KEY TAKEAWAYS AND BEST PRACTICES

Designing a heterogeneous AI cloud requires a holistic view of compute, storage, and networking, tailored to both training and inference. Here is a summary of key best practices:

  • Match Workload to GPU Type:
    Use the latest GPUs (e.g. B200) for the most demanding training jobs or high-throughput inference needs, since they offer significantly higher performance (up to 2× faster inference than the previous generation). Deploy less intensive jobs on older or smaller GPUs to save costs, and leverage partitioning (MIG) to run multiple inference tasks on one physical GPU when appropriate.
  • Ensure Sufficient GPU Memory:
    Choose GPUs with enough memory for your models to avoid memory bottlenecks. It’s often better to use one large-memory GPU than two smaller ones that split a model, to reduce communication overhead.
  • Maximize Data Throughput:
    Invest in high-speed storage (NVMe-based distributed filesystems or similar) so your GPUs are constantly fed with data. Slow storage can leave expensive GPUs underutilized (e.g. only 30% busy) whereas optimized storage can drive utilization to 90%+. Monitor I/O and consider techniques like local caching and GPUDirect Storage to minimize data wait times.
  • Use High-Bandwidth Interconnects:
    When training across multiple GPUs, especially in the same server, technologies like NVLink and NVSwitch are essential. They provide an order of-magnitude more bandwidth than PCIe (600-900 GB/s vs 64-128 GB/s), enabling near-linear scaling. Similarly, use cluster networking (InfiniBand or high-speed Ethernet with RDMA) that can handle the aggregate data exchange of distributed training.
  • Separate and Optimize Workloads:
    Acknowledge the differences between training and inference. Consider isolating training jobs from inference services (via dedicated resources or scheduling policies) to meet their distinct needs (throughput vs. latency). Tune your cluster scheduler or Kubernetes setup to be aware of GPU heterogeneity – e.g., schedule jobs on the most cost-effective resource that meets the performance requirement, and avoid mixing vastly different GPU speeds in one job.
  • Leverage Elasticity:
    In a cloud context, scale resources up or down based on demand. Spin up additional GPU instances for inference during peak usage, and run training jobs in off-peak times if possible. This can be orchestrated automatically with the right tools, ensuring you pay only for what you need while maintaining performance.
  • Monitor and Iterate:
    Implement strong monitoring for GPU utilization, job latency, and throughput at each layer. Use these metrics to identify bottlenecks (e.g., if GPUs are at 50% utilization, is it due to data input, network lag, or something else?). Continuously refine your architecture - for example, adding more storage nodes, upgrading a network switch, or re-balancing which workloads go to which GPUs - based on real data.

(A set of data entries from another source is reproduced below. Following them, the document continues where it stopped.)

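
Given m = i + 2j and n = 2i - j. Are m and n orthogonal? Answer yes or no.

yes

m · n = 1·2 + 2·(-1) = 2 - 2 = 0
Zero, so the vectors are orthogonal.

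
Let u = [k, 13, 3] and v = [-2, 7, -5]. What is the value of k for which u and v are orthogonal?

38

u · v = k·(-2) + 13·7 + 3·(-5) = 76 - 2k
Set equal to 0: -2k = -76, so k = 38.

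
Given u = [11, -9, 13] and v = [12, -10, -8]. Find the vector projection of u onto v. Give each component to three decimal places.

u · v = 11·12 + (-9)·(-10) + 13·(-8) = 132 + 90 - 104 = 118
|v|² = 144 + 100 + 64 = 308
proj_v u = (118/308) · (12, -10, -8) ≈ (4.597, -3.831, -3.065)

(4.597, -3.831, -3.065)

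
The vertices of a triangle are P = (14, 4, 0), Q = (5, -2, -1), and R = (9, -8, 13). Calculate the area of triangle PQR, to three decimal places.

85.247

PQ = (-9, -6, -1),  PR = (-5, -12, 13)
i: (-6)·13 - (-1)·(-12) = -78 - 12 = -90
j: (-1)·(-5) - (-9)·13 = 5 - (-117) = 122
k: (-9)·(-12) - (-6)·(-5) = 108 - 30 = 78
PQ × PR = (-90, 122, 78)
|PQ × PR| = √29068 ≈ 170.4934
area = ½ · 170.4934 ≈ 85.247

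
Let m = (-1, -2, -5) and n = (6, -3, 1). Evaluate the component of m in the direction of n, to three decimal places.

m · n = (-1)·6 + (-2)·(-3) + (-5)·1 = -6 + 6 - 5 = -5
|n| = √(36 + 9 + 1) = √46 ≈ 6.7823
comp_n m = -5 / √46 ≈ -0.737

-0.737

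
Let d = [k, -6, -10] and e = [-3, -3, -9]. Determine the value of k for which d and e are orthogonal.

36

d · e = k·(-3) + (-6)·(-3) + (-10)·(-9) = 108 - 3k
Set equal to 0: -3k = -108, so k = 36.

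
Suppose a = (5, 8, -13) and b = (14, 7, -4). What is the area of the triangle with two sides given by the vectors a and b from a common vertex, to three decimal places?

i: 8·(-4) - (-13)·7 = -32 - (-91) = 59
j: (-13)·14 - 5·(-4) = -182 - (-20) = -162
k: 5·7 - 8·14 = 35 - 112 = -77
a × b = (59, -162, -77)
|a × b| = √(59² + (-162)² + (-77)²) = √35654 ≈ 188.8227
area = ½ · 188.8227 ≈ 94.411

94.411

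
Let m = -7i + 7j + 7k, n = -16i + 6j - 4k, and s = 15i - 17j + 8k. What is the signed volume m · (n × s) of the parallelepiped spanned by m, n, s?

1890

n × s:
i: 6·8 - (-4)·(-17) = 48 - 68 = -20
j: (-4)·15 - (-16)·8 = -60 - (-128) = 68
k: (-16)·(-17) - 6·15 = 272 - 90 = 182
n × s = (-20, 68, 182)
m · (n × s) = (-7)·(-20) + 7·68 + 7·182 = 140 + 476 + 1274 = 1890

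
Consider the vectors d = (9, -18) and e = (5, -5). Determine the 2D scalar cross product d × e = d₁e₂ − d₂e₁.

45

9·(-5) - (-18)·5 = -45 - (-90) = 45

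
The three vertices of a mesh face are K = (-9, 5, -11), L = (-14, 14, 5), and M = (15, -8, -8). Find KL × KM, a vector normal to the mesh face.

(235, 399, -151)

KL = (-5, 9, 16)
KM = (24, -13, 3)
i: 9·3 - 16·(-13) = 27 - (-208) = 235
j: 16·24 - (-5)·3 = 384 - (-15) = 399
k: (-5)·(-13) - 9·24 = 65 - 216 = -151
KL × KM = (235, 399, -151)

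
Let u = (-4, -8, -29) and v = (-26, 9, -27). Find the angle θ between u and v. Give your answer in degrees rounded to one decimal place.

u · v = (-4)·(-26) + (-8)·9 + (-29)·(-27) = 104 - 72 + 783 = 815
|u|² = 16 + 64 + 841 = 921,  |u| = √921 ≈ 30.347982
|v|² = 676 + 81 + 729 = 1486,  |v| = √1486 ≈ 38.548671
cos θ = 815 / (30.347982 · 38.548671) ≈ 0.69666
θ = arccos(0.69666) ≈ 45.8°

45.8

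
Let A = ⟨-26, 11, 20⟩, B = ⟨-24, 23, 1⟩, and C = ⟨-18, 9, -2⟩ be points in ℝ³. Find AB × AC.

AB = (2, 12, -19)
AC = (8, -2, -22)
i: 12·(-22) - (-19)·(-2) = -264 - 38 = -302
j: (-19)·8 - 2·(-22) = -152 - (-44) = -108
k: 2·(-2) - 12·8 = -4 - 96 = -100
AB × AC = (-302, -108, -100)

(-302, -108, -100)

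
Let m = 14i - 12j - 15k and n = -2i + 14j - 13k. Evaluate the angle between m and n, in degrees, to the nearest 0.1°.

m · n = 14·(-2) + (-12)·14 + (-15)·(-13) = -28 - 168 + 195 = -1
|m|² = 196 + 144 + 225 = 565,  |m| = √565 ≈ 23.769729
|n|² = 4 + 196 + 169 = 369,  |n| = √369 ≈ 19.209373
cos θ = -1 / (23.769729 · 19.209373) ≈ -0.00219
θ = arccos(-0.00219) ≈ 90.1°

90.1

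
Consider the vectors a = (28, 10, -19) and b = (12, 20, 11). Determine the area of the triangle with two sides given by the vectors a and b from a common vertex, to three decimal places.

424.557

i: 10·11 - (-19)·20 = 110 - (-380) = 490
j: (-19)·12 - 28·11 = -228 - 308 = -536
k: 28·20 - 10·12 = 560 - 120 = 440
a × b = (490, -536, 440)
|a × b| = √(490² + (-536)² + 440²) = √720996 ≈ 849.1148
area = ½ · 849.1148 ≈ 424.557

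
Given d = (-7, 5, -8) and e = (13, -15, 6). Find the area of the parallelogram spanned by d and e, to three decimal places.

116.379

i: 5·6 - (-8)·(-15) = 30 - 120 = -90
j: (-8)·13 - (-7)·6 = -104 - (-42) = -62
k: (-7)·(-15) - 5·13 = 105 - 65 = 40
d × e = (-90, -62, 40)
|d × e| = √((-90)² + (-62)² + 40²) = √13544 ≈ 116.3787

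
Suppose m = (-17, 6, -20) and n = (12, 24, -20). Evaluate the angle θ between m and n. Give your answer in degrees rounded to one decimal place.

67.8

m · n = (-17)·12 + 6·24 + (-20)·(-20) = -204 + 144 + 400 = 340
|m|² = 289 + 36 + 400 = 725,  |m| = √725 ≈ 26.925824
|n|² = 144 + 576 + 400 = 1120,  |n| = √1120 ≈ 33.466401
cos θ = 340 / (26.925824 · 33.466401) ≈ 0.37731
θ = arccos(0.37731) ≈ 67.8°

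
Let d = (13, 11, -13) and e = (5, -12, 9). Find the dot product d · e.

d · e = 13·5 + 11·(-12) + (-13)·9 = 65 - 132 - 117 = -184

-184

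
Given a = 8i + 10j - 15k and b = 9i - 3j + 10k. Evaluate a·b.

a · b = 8·9 + 10·(-3) + (-15)·10 = 72 - 30 - 150 = -108

-108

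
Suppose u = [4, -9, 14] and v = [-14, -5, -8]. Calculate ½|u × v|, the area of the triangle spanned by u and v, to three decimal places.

130.744

i: (-9)·(-8) - 14·(-5) = 72 - (-70) = 142
j: 14·(-14) - 4·(-8) = -196 - (-32) = -164
k: 4·(-5) - (-9)·(-14) = -20 - 126 = -146
u × v = (142, -164, -146)
|u × v| = √(142² + (-164)² + (-146)²) = √68376 ≈ 261.4880
area = ½ · 261.4880 ≈ 130.744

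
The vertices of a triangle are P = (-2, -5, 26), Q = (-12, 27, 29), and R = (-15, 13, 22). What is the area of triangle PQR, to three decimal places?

154.160

PQ = (-10, 32, 3),  PR = (-13, 18, -4)
i: 32·(-4) - 3·18 = -128 - 54 = -182
j: 3·(-13) - (-10)·(-4) = -39 - 40 = -79
k: (-10)·18 - 32·(-13) = -180 - (-416) = 236
PQ × PR = (-182, -79, 236)
|PQ × PR| = √95061 ≈ 308.3196
area = ½ · 308.3196 ≈ 154.160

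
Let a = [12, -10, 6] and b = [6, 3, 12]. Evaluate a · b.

a · b = 12·6 + (-10)·3 + 6·12 = 72 - 30 + 72 = 114

114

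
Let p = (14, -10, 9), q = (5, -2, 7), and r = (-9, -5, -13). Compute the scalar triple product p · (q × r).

447

q × r:
i: (-2)·(-13) - 7·(-5) = 26 - (-35) = 61
j: 7·(-9) - 5·(-13) = -63 - (-65) = 2
k: 5·(-5) - (-2)·(-9) = -25 - 18 = -43
q × r = (61, 2, -43)
p · (q × r) = 14·61 + (-10)·2 + 9·(-43) = 854 - 20 - 387 = 447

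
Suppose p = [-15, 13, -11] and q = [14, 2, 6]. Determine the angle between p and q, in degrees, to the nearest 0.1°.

135.8

p · q = (-15)·14 + 13·2 + (-11)·6 = -210 + 26 - 66 = -250
|p|² = 225 + 169 + 121 = 515,  |p| = √515 ≈ 22.693611
|q|² = 196 + 4 + 36 = 236,  |q| = √236 ≈ 15.362291
cos θ = -250 / (22.693611 · 15.362291) ≈ -0.71710
θ = arccos(-0.71710) ≈ 135.8°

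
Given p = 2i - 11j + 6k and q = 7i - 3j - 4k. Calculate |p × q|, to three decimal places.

i: (-11)·(-4) - 6·(-3) = 44 - (-18) = 62
j: 6·7 - 2·(-4) = 42 - (-8) = 50
k: 2·(-3) - (-11)·7 = -6 - (-77) = 71
p × q = (62, 50, 71)
|p × q| = √(62² + 50² + 71²) = √11385 ≈ 106.7005

106.701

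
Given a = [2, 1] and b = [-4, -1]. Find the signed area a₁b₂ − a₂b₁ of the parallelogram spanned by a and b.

2·(-1) - 1·(-4) = -2 - (-4) = 2

2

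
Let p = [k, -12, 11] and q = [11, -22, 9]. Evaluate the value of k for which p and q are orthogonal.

-33

p · q = k·11 + (-12)·(-22) + 11·9 = 363 + 11k
Set equal to 0: 11k = -363, so k = -33.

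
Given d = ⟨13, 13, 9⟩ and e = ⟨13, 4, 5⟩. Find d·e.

266

d · e = 13·13 + 13·4 + 9·5 = 169 + 52 + 45 = 266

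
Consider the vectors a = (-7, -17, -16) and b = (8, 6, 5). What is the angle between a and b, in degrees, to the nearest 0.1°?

a · b = (-7)·8 + (-17)·6 + (-16)·5 = -56 - 102 - 80 = -238
|a|² = 49 + 289 + 256 = 594,  |a| = √594 ≈ 24.372115
|b|² = 64 + 36 + 25 = 125,  |b| = √125 ≈ 11.180340
cos θ = -238 / (24.372115 · 11.180340) ≈ -0.87343
θ = arccos(-0.87343) ≈ 150.9°

150.9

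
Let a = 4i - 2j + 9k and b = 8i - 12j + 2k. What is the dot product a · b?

74

a · b = 4·8 + (-2)·(-12) + 9·2 = 32 + 24 + 18 = 74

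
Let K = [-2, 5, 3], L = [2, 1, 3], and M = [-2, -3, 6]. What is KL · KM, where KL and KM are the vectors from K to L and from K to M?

32

KL = L − K = (4, -4, 0)
KM = M − K = (0, -8, 3)
KL · KM = 4·0 + (-4)·(-8) + 0·3 = 0 + 32 + 0 = 32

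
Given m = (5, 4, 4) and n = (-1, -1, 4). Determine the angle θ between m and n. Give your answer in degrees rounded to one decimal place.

m · n = 5·(-1) + 4·(-1) + 4·4 = -5 - 4 + 16 = 7
|m|² = 25 + 16 + 16 = 57,  |m| = √57 ≈ 7.549834
|n|² = 1 + 1 + 16 = 18,  |n| = √18 ≈ 4.242641
cos θ = 7 / (7.549834 · 4.242641) ≈ 0.21854
θ = arccos(0.21854) ≈ 77.4°

77.4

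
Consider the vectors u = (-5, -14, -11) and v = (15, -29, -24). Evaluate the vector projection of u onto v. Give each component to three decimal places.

u · v = (-5)·15 + (-14)·(-29) + (-11)·(-24) = -75 + 406 + 264 = 595
|v|² = 225 + 841 + 576 = 1642
proj_v u = (595/1642) · (15, -29, -24) ≈ (5.435, -10.509, -8.697)

(5.435, -10.509, -8.697)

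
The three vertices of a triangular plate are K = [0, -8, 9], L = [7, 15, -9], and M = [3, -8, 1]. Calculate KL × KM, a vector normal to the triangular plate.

KL = (7, 23, -18)
KM = (3, 0, -8)
i: 23·(-8) - (-18)·0 = -184 - 0 = -184
j: (-18)·3 - 7·(-8) = -54 - (-56) = 2
k: 7·0 - 23·3 = 0 - 69 = -69
KL × KM = (-184, 2, -69)

(-184, 2, -69)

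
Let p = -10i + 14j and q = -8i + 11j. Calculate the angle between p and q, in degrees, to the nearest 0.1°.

0.5

p · q = (-10)·(-8) + 14·11 = 80 + 154 = 234
|p|² = 100 + 196 = 296,  |p| = √296 ≈ 17.204651
|q|² = 64 + 121 = 185,  |q| = √185 ≈ 13.601471
cos θ = 234 / (17.204651 · 13.601471) ≈ 0.99996
θ = arccos(0.99996) ≈ 0.5°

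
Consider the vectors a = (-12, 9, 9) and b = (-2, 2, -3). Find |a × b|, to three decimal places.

70.548

i: 9·(-3) - 9·2 = -27 - 18 = -45
j: 9·(-2) - (-12)·(-3) = -18 - 36 = -54
k: (-12)·2 - 9·(-2) = -24 - (-18) = -6
a × b = (-45, -54, -6)
|a × b| = √((-45)² + (-54)² + (-6)²) = √4977 ≈ 70.5479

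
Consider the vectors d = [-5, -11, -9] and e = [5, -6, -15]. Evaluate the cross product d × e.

(111, -120, 85)

i: (-11)·(-15) - (-9)·(-6) = 165 - 54 = 111
j: (-9)·5 - (-5)·(-15) = -45 - 75 = -120
k: (-5)·(-6) - (-11)·5 = 30 - (-55) = 85
d × e = (111, -120, 85)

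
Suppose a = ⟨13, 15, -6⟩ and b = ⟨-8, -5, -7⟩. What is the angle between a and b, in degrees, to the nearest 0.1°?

a · b = 13·(-8) + 15·(-5) + (-6)·(-7) = -104 - 75 + 42 = -137
|a|² = 169 + 225 + 36 = 430,  |a| = √430 ≈ 20.736441
|b|² = 64 + 25 + 49 = 138,  |b| = √138 ≈ 11.747340
cos θ = -137 / (20.736441 · 11.747340) ≈ -0.56240
θ = arccos(-0.56240) ≈ 124.2°

124.2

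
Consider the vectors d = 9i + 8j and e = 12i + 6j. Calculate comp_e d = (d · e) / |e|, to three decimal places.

d · e = 9·12 + 8·6 = 108 + 48 = 156
|e| = √(144 + 36) = √180 ≈ 13.4164
comp_e d = 156 / √180 ≈ 11.628

11.628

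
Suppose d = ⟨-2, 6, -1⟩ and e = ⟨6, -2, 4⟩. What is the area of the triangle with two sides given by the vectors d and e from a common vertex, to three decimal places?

19.442

i: 6·4 - (-1)·(-2) = 24 - 2 = 22
j: (-1)·6 - (-2)·4 = -6 - (-8) = 2
k: (-2)·(-2) - 6·6 = 4 - 36 = -32
d × e = (22, 2, -32)
|d × e| = √(22² + 2² + (-32)²) = √1512 ≈ 38.8844
area = ½ · 38.8844 ≈ 19.442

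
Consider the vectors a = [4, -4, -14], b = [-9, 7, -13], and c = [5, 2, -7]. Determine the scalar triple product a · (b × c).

1162

b × c:
i: 7·(-7) - (-13)·2 = -49 - (-26) = -23
j: (-13)·5 - (-9)·(-7) = -65 - 63 = -128
k: (-9)·2 - 7·5 = -18 - 35 = -53
b × c = (-23, -128, -53)
a · (b × c) = 4·(-23) + (-4)·(-128) + (-14)·(-53) = -92 + 512 + 742 = 1162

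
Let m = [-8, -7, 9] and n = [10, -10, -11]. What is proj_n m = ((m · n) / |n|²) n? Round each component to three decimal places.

m · n = (-8)·10 + (-7)·(-10) + 9·(-11) = -80 + 70 - 99 = -109
|n|² = 100 + 100 + 121 = 321
proj_n m = (-109/321) · (10, -10, -11) ≈ (-3.396, 3.396, 3.735)

(-3.396, 3.396, 3.735)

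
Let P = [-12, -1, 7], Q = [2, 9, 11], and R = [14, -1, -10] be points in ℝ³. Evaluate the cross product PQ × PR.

(-170, 342, -260)

PQ = (14, 10, 4)
PR = (26, 0, -17)
i: 10·(-17) - 4·0 = -170 - 0 = -170
j: 4·26 - 14·(-17) = 104 - (-238) = 342
k: 14·0 - 10·26 = 0 - 260 = -260
PQ × PR = (-170, 342, -260)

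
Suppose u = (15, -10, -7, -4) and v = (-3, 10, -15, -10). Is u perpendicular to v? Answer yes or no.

yes

u · v = 15·(-3) + (-10)·10 + (-7)·(-15) + (-4)·(-10) = -45 - 100 + 105 + 40 = 0
Zero, so the vectors are orthogonal.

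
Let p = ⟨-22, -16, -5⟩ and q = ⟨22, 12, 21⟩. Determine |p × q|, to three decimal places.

i: (-16)·21 - (-5)·12 = -336 - (-60) = -276
j: (-5)·22 - (-22)·21 = -110 - (-462) = 352
k: (-22)·12 - (-16)·22 = -264 - (-352) = 88
p × q = (-276, 352, 88)
|p × q| = √((-276)² + 352² + 88²) = √207824 ≈ 455.8772

455.877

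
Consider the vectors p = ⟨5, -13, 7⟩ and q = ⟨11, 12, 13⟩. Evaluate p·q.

-10

p · q = 5·11 + (-13)·12 + 7·13 = 55 - 156 + 91 = -10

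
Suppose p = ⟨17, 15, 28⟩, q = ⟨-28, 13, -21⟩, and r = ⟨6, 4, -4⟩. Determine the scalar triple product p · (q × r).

q × r:
i: 13·(-4) - (-21)·4 = -52 - (-84) = 32
j: (-21)·6 - (-28)·(-4) = -126 - 112 = -238
k: (-28)·4 - 13·6 = -112 - 78 = -190
q × r = (32, -238, -190)
p · (q × r) = 17·32 + 15·(-238) + 28·(-190) = 544 - 3570 - 5320 = -8346

-8346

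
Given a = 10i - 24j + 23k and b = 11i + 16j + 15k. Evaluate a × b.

(-728, 103, 424)

i: (-24)·15 - 23·16 = -360 - 368 = -728
j: 23·11 - 10·15 = 253 - 150 = 103
k: 10·16 - (-24)·11 = 160 - (-264) = 424
a × b = (-728, 103, 424)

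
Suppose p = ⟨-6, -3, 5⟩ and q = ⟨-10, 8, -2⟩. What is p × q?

(-34, -62, -78)

i: (-3)·(-2) - 5·8 = 6 - 40 = -34
j: 5·(-10) - (-6)·(-2) = -50 - 12 = -62
k: (-6)·8 - (-3)·(-10) = -48 - 30 = -78
p × q = (-34, -62, -78)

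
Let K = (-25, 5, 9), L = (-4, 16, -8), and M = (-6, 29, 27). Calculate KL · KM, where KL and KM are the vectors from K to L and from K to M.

KL = L − K = (21, 11, -17)
KM = M − K = (19, 24, 18)
KL · KM = 21·19 + 11·24 + (-17)·18 = 399 + 264 - 306 = 357

357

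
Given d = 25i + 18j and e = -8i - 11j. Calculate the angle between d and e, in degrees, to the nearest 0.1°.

d · e = 25·(-8) + 18·(-11) = -200 - 198 = -398
|d|² = 625 + 324 = 949,  |d| = √949 ≈ 30.805844
|e|² = 64 + 121 = 185,  |e| = √185 ≈ 13.601471
cos θ = -398 / (30.805844 · 13.601471) ≈ -0.94987
θ = arccos(-0.94987) ≈ 161.8°

161.8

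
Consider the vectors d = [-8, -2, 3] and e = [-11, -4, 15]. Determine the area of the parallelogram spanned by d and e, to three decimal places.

89.404

i: (-2)·15 - 3·(-4) = -30 - (-12) = -18
j: 3·(-11) - (-8)·15 = -33 - (-120) = 87
k: (-8)·(-4) - (-2)·(-11) = 32 - 22 = 10
d × e = (-18, 87, 10)
|d × e| = √((-18)² + 87² + 10²) = √7993 ≈ 89.4036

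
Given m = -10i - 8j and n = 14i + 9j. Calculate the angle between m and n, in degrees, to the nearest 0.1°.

m · n = (-10)·14 + (-8)·9 = -140 - 72 = -212
|m|² = 100 + 64 = 164,  |m| = √164 ≈ 12.806248
|n|² = 196 + 81 = 277,  |n| = √277 ≈ 16.643317
cos θ = -212 / (12.806248 · 16.643317) ≈ -0.99466
θ = arccos(-0.99466) ≈ 174.1°

174.1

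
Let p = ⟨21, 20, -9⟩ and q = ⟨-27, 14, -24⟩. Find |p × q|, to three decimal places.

i: 20·(-24) - (-9)·14 = -480 - (-126) = -354
j: (-9)·(-27) - 21·(-24) = 243 - (-504) = 747
k: 21·14 - 20·(-27) = 294 - (-540) = 834
p × q = (-354, 747, 834)
|p × q| = √((-354)² + 747² + 834²) = √1378881 ≈ 1174.2576

1174.258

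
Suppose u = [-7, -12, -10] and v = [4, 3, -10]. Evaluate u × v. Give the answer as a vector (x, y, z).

i: (-12)·(-10) - (-10)·3 = 120 - (-30) = 150
j: (-10)·4 - (-7)·(-10) = -40 - 70 = -110
k: (-7)·3 - (-12)·4 = -21 - (-48) = 27
u × v = (150, -110, 27)

(150, -110, 27)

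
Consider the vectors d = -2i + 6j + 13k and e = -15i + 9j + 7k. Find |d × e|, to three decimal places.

208.734

i: 6·7 - 13·9 = 42 - 117 = -75
j: 13·(-15) - (-2)·7 = -195 - (-14) = -181
k: (-2)·9 - 6·(-15) = -18 - (-90) = 72
d × e = (-75, -181, 72)
|d × e| = √((-75)² + (-181)² + 72²) = √43570 ≈ 208.7343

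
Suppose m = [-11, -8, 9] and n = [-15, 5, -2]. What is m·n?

107

m · n = (-11)·(-15) + (-8)·5 + 9·(-2) = 165 - 40 - 18 = 107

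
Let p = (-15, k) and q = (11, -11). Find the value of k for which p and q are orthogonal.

p · q = (-15)·11 + k·(-11) = -165 - 11k
Set equal to 0: -11k = 165, so k = -15.

-15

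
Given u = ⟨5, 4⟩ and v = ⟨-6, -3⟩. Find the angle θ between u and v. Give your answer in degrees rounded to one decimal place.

u · v = 5·(-6) + 4·(-3) = -30 - 12 = -42
|u|² = 25 + 16 = 41,  |u| = √41 ≈ 6.403124
|v|² = 36 + 9 = 45,  |v| = √45 ≈ 6.708204
cos θ = -42 / (6.403124 · 6.708204) ≈ -0.97780
θ = arccos(-0.97780) ≈ 167.9°

167.9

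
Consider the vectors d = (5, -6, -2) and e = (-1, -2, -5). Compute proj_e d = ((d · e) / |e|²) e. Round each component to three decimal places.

d · e = 5·(-1) + (-6)·(-2) + (-2)·(-5) = -5 + 12 + 10 = 17
|e|² = 1 + 4 + 25 = 30
proj_e d = (17/30) · (-1, -2, -5) ≈ (-0.567, -1.133, -2.833)

(-0.567, -1.133, -2.833)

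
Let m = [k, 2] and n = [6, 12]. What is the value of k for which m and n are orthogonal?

-4

m · n = k·6 + 2·12 = 24 + 6k
Set equal to 0: 6k = -24, so k = -4.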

By thoughtfully combining different GPUs, storage solutions, and networks, you can architect an AI cloud that delivers optimal performance for every workload. The heterogeneous approach is all about using the right tool for the job: whether it’s a powerhouse GPU to crush a training job in record time, or splitting a big GPU into fractions to serve many inference queries economically. With these best practices, you can design a flexible infrastructure that meets broad AI needs – from rapid model development to reliable production deployment – all while keeping efficiency and scalability in focus.